The French Open, the German Grand Prix, Glastonbury, the Edinburgh Fringe Festival, even Oktoberfest have all been cancelled or postponed. The loss seems endless. In fact, it feels somewhat like 2020 has been cancelled altogether. And, while missing your favourite sporting event or music festival will be disappointing, it is not really comparable to the heartbreak at having to postpone or cancel your wedding.
Weddings have become big and expensive events in themselves, often involving hundreds of people and years of planning. Most, however, are simply not possible in the era of social distancing.
And this as our relationship with marriage is changing. The institution has been declining even as the cost of weddings has been exploding. About half of adult Americans are married. In 1960, that statistic was three quarters. And the people who do get married, do it way, way later. The picture isnt much different here in Europe. In Italy, there were fewer than 200,000 marriages each year recently – the lowest number since the First World War. Numbers have fallen by 24% in the past decade and halved since 1965.
The act of getting married has become big business. Each wedding helps support a whole variety of often small companies; from caterers and photographers to florists and local bands. International “destination weddings” have really taken off in recent years and, of course, stag and hen parties have helped boost the economies of some key European cities, even if some inhabitants are less than pleased.

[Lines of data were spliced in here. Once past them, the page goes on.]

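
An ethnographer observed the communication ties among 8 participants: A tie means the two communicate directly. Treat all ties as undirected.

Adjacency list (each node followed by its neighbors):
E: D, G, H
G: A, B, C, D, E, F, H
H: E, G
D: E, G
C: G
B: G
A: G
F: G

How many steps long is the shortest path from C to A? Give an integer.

One shortest route is C – G – A, which uses 2 edges, and C and A are not directly tied, so nothing shorter exists. So d(C,A) = 2.

2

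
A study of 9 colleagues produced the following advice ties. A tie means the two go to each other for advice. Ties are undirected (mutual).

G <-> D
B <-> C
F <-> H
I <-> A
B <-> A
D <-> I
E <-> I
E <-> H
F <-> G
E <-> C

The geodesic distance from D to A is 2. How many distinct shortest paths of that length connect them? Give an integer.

The shortest distance is 2, and the only length-2 path is D–I–A. So there is exactly 1 shortest path.

1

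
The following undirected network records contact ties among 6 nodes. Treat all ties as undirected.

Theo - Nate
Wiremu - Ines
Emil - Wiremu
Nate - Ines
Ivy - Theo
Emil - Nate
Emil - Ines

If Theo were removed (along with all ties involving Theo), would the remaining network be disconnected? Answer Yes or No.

Removing Theo leaves {Ivy} with no path to {Emil, Ines, Nate, and Wiremu}, so the network splits into 2 components. Theo is a cut vertex.

Yes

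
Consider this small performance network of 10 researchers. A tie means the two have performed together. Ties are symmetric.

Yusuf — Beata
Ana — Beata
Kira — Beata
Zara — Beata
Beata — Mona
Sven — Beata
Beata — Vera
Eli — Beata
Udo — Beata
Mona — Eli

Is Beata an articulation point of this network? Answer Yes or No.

Removing Beata leaves {Kira} with no path to {Yusuf}, so the network splits into 8 components. Beata is a cut vertex.

Yes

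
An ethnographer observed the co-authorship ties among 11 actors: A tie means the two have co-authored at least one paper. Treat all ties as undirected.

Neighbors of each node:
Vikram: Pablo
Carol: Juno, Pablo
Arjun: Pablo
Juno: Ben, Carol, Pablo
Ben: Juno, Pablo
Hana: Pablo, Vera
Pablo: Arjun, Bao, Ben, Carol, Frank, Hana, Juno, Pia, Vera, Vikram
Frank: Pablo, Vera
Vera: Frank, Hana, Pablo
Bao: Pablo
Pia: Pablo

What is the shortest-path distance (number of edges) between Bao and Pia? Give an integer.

2

One shortest route is Bao – Pablo – Pia, which uses 2 edges, and Bao and Pia are not directly tied, so nothing shorter exists. So d(Bao,Pia) = 2.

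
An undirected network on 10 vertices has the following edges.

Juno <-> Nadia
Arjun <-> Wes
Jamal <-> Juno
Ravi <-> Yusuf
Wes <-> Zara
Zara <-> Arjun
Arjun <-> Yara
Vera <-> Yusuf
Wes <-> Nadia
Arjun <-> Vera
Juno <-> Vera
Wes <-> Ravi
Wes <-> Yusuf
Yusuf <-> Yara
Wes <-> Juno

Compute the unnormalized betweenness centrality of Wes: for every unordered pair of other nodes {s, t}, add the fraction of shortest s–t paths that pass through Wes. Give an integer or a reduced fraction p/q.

46/3

Pairs whose geodesics pass through Wes — Nadia–Zara: 1; Nadia–Yusuf: 1; Nadia–Yara: 2/2; Nadia–Arjun: 1; Nadia–Ravi: 1; Zara–Jamal: 1; Zara–Yusuf: 1; Zara–Ravi: 1; Zara–Juno: 1; Jamal–Yusuf: 1/2; Jamal–Yara: 2/4; Jamal–Arjun: 1/2; Jamal–Ravi: 1; Yusuf–Arjun: 1/3 … (+5 more pairs).
All other pairs contribute 0.
Summing the contributions gives betweenness(Wes) = 46/3.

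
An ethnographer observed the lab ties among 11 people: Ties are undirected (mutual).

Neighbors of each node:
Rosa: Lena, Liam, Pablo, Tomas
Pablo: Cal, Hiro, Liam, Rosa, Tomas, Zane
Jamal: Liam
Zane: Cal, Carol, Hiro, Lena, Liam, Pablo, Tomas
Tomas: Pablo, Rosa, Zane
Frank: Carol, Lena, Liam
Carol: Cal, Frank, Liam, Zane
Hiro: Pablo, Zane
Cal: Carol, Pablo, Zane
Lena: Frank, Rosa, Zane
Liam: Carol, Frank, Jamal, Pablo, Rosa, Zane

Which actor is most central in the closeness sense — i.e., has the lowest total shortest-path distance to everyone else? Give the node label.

Farness (sum of distances to all others) for each node — Cal:18, Carol:16, Frank:19, Hiro:20, Jamal:23, Lena:18, Liam:14, Pablo:14, Rosa:16, Tomas:19, Zane:13.
The smallest farness is 13, for Zane, so Zane has the highest closeness.

Zane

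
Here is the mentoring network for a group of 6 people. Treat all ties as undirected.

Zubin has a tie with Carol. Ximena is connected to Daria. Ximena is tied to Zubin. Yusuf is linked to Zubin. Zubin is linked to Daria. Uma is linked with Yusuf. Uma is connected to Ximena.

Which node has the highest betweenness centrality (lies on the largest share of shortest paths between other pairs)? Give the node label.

Unnormalized betweenness of each node: Carol:0, Daria:0, Uma:1/2, Ximena:2, Yusuf:1, Zubin:11/2.
Zubin has the largest value, 11/2, making it the main broker — the node through which the most shortest paths run.

Zubin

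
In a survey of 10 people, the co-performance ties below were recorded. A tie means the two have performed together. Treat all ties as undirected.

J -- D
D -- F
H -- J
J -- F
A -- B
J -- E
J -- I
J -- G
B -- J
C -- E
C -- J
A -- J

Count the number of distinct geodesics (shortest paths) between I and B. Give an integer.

1

The shortest distance is 2, and the only length-2 path is I–J–B. So there is exactly 1 shortest path.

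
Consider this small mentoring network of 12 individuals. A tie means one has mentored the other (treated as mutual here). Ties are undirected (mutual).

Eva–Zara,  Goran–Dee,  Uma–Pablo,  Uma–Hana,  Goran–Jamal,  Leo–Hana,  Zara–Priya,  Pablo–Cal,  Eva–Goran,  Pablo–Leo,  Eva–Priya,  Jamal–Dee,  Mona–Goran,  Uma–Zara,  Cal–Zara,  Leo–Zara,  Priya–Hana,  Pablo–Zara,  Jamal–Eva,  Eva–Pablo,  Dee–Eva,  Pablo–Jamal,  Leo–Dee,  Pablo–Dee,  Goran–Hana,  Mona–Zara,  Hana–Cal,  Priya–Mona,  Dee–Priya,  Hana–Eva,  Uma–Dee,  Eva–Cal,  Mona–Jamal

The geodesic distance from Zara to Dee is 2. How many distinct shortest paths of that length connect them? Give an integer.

The shortest distance is 2. The length-2 paths are: Zara–Uma–Dee; Zara–Priya–Dee; Zara–Pablo–Dee; Zara–Leo–Dee; Zara–Eva–Dee.
That gives 5 distinct shortest paths.

5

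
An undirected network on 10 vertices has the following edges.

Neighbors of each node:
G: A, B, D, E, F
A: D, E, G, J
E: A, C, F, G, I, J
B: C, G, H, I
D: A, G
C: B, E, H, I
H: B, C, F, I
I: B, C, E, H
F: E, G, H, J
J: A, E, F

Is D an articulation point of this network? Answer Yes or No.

No

Even without D, every remaining node can still reach every other (the residual graph is connected), so D is not a cut vertex.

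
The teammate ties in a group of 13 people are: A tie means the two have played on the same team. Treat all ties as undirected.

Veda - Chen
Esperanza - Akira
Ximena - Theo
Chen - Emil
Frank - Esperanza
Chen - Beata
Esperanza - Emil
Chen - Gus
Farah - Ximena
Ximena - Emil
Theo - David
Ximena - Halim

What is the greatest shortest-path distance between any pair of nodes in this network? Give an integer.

5

Eccentricity of each node (its greatest distance to any other): Akira:5, Beata:5, Chen:4, David:5, Emil:3, Esperanza:4, Farah:4, Frank:5, Gus:5, Halim:4, Theo:4, Veda:5, Ximena:3.
The maximum eccentricity is 5, realized for instance by the pair Akira–David via Akira – Esperanza – Emil – Ximena – Theo – David. So the diameter is 5.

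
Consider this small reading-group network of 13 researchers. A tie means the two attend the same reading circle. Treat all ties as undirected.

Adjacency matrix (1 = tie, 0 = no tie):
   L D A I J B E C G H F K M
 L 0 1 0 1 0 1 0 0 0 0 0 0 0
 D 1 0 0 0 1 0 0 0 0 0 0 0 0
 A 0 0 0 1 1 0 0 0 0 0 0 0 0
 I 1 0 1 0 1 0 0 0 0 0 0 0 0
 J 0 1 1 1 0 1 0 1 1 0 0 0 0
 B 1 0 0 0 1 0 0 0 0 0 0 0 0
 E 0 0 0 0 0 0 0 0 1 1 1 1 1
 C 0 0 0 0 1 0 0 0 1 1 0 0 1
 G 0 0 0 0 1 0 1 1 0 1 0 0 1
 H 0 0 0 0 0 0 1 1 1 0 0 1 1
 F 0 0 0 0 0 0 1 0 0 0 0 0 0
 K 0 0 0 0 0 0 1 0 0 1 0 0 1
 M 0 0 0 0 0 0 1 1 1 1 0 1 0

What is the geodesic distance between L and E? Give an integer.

One shortest route is L – D – J – G – E, which uses 4 edges, and at distance 3 from L we only reach {C, G}, which does not include E. So d(L,E) = 4.

4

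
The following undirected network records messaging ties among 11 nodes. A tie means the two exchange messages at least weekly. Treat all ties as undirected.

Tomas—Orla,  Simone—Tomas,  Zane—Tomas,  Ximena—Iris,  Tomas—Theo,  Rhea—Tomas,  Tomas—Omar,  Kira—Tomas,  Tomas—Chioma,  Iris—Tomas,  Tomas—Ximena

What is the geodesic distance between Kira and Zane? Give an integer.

2

One shortest route is Kira – Tomas – Zane, which uses 2 edges, and Kira and Zane are not directly tied, so nothing shorter exists. So d(Kira,Zane) = 2.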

The wedding business has often claimed that the industry is “recession-proof” that loved-up couples will always want to celebrate getting married. And it doesnt come cheap. The average wedding in the UK comes in the equivalent of around €30,300. British couples are also likely to spend an average of €1,350 euros on the wedding dress and about €2,324 on a wedding ring. In Spain, a wedding costs around €23,000. And the Spanish know how to party, with many weddings beginning after 7 pm and not drawing to a close until the next morning.
But, for hundreds of thousands of couples, everything is on hold. Many countries banned gatherings altogether and, even with eased restrictions, limits remain in most member states, making that dream wedding impossible for some. However, as always, humans are adapting and making the most of the situation weve unexpectedly found ourselves in.

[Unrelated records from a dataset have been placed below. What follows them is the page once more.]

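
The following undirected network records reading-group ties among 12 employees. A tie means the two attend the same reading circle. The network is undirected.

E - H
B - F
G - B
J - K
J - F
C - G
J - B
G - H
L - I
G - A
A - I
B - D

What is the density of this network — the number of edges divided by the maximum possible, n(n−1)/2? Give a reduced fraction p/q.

There are 12 edges and 12 nodes, so the maximum possible is C(12,2) = 66.
Density = 12/66 = 2/11.

2/11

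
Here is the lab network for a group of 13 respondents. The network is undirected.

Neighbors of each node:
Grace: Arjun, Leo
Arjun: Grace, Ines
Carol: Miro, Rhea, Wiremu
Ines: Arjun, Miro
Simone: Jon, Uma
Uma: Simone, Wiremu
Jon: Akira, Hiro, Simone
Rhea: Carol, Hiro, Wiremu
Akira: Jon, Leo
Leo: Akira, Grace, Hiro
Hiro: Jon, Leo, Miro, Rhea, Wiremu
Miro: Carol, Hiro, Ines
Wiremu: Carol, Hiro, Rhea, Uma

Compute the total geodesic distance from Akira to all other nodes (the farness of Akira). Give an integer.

Distances from Akira: Arjun:3, Carol:4, Grace:2, Hiro:2, Ines:4, Jon:1, Leo:1, Miro:3, Rhea:3, Simone:2, Uma:3, Wiremu:3.
Sum = 3 + 4 + 2 + 2 + 4 + 1 + 1 + 3 + 3 + 2 + 3 + 3 = 31.

31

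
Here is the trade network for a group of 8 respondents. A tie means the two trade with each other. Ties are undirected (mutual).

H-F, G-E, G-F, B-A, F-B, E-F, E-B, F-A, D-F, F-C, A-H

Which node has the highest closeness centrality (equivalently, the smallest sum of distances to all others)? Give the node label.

Farness (sum of distances to all others) for each node — A:11, B:11, C:13, D:13, E:11, F:7, G:12, H:12.
The smallest farness is 7, for F, so F has the highest closeness.

F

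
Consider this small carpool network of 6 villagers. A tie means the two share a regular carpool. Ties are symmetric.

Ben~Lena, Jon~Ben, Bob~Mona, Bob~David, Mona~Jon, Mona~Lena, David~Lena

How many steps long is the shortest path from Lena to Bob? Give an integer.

One shortest route is Lena – David – Bob, which uses 2 edges, and Lena and Bob are not directly tied, so nothing shorter exists. So d(Lena,Bob) = 2.

2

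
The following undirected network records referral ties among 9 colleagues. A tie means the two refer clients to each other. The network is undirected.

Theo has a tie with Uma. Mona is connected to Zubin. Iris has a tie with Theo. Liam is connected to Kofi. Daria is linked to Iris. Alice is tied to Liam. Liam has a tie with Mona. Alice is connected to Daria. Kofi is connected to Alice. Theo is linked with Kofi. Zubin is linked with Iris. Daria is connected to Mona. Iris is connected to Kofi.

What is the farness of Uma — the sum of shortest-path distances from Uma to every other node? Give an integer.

Distances from Uma: Alice:3, Daria:3, Iris:2, Kofi:2, Liam:3, Mona:4, Theo:1, Zubin:3.
Sum = 3 + 3 + 2 + 2 + 3 + 4 + 1 + 3 = 21.

21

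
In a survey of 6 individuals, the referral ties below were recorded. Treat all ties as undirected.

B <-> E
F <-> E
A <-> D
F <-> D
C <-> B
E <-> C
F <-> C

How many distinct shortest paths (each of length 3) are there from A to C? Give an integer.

1

The shortest distance is 3, and the only length-3 path is A–D–F–C. So there is exactly 1 shortest path.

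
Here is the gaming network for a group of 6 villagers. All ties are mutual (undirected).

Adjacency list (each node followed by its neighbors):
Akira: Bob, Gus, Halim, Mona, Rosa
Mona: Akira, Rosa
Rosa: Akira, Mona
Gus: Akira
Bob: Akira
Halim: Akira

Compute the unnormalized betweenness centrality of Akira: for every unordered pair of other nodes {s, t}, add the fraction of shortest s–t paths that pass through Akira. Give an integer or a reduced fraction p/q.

Pairs whose geodesics pass through Akira — Rosa–Bob: 1; Rosa–Halim: 1; Rosa–Gus: 1; Bob–Halim: 1; Bob–Mona: 1; Bob–Gus: 1; Halim–Mona: 1; Halim–Gus: 1; Mona–Gus: 1.
All other pairs contribute 0.
Summing the contributions gives betweenness(Akira) = 9.

9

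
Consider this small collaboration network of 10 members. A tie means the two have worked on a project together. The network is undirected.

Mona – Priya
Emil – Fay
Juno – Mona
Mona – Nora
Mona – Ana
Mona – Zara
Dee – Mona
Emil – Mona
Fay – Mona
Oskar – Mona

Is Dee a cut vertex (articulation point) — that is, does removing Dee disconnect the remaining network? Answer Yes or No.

No

Even without Dee, every remaining node can still reach every other (the residual graph is connected), so Dee is not a cut vertex.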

The most obvious solution is to postpone the big day until next year. While it seems sensible for couples, it could prove ruinous for the industry with 2020 all-but wiped out. Others have simply embraced the here and now. Wearing gloves – and with their face masks still on – Raffaele Carbonelli and Ester Concilio had planned to tie the knot on 11 June in Seregno, Italy, but their plans were scuppered when the mayor banned any ceremonies from taking place. To get around the restrictions, the pair decided to bring forward their marriage without a banquet or any guests, but clearly with the necessary PPE. Others have still managed to invite guests, but virtually, with the ceremony and receptions taking place via video call.
And while the stress of lockdown and weeks with no escape from your partner might prompt a spike in divorce rates for some, it has reaffirmed decisions made by others. In post-lockdown China, for example, couples rushed to wed. On 20th May, Chinas own Valentines Day, more than 200,000 people registered for marriage licences.
Hopefully, if a vaccine can be found or a second wave mitigated, next year will be a bumper one for those wanting to celebrate their love. But, with a deep recession expected and time to reassess, will we think again about the folly of big weddings? In recent years, the event seems to have ballooned in size; more guests, more food, a more elaborate venue… Some weddings now last for days! Do we need it to be like this? People will, of course, make their own decisions. But for many, those decisions have been based on societal pressures, the expectation or need to have the perfect day which then often results in a stifling mountain of debt.
As heartbreaking as 2020 has been, maybe it has created the space to step back and ask is this the wedding I really want?